Weber County Attorney Chris Allred, asked about Scott’s comments, said of Parker, “I had no idea this person was African American in the first place.”
Allred said that at the preliminary hearing “sufficient evidence was established, that this guy committed the murder, to set the matter for trial, so obviously we think he committed murder.”
“We are in the business of charging people who murder other people,” Allred said.
He added, “I want to be very clear on the fact that Mr. Parker’s race had no impact whatsoever on our charging decision.”
Statistics show that in Utah and elsewhere, minority defendants as a whole have been treated more harshly in the criminal justice system.
Utah Sentencing Commission data showed that 43.2% of people receiving new prison sentences in fiscal year 2017 were racial or ethnic minorities, up from 33.2% in 2015.
According to U.S. Census Bureau data, minorities make up about 21% of the Utah population, including 14% Hispanic and 1.1% Black.

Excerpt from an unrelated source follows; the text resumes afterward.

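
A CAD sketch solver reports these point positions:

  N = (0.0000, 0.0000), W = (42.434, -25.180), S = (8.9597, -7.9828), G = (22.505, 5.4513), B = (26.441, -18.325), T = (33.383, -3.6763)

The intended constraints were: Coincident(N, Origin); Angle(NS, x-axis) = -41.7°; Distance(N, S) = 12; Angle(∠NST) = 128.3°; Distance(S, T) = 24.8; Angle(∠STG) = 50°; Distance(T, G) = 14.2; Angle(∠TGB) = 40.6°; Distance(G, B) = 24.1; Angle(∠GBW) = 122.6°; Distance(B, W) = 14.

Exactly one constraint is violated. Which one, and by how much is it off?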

Of those given prison sentences in Weber County in fiscal 2017, 48.6% of them were minorities, compared to 37.7% in 2015.
In a 2nd District Court video hearing Wednesday afternoon, Parker appeared for a pretrial conference.
Judge Ernie Jones continued the hearing to Sept. 2 to give defense attorney Randall Marshall time to obtain an expert witness and file any motions.
In addition to the murder charge, Parker faces counts of obstructing justice and theft by receiving a stolen firearm, both second-degree felonies; and third-degree felony possession or use of a firearm by a restricted person.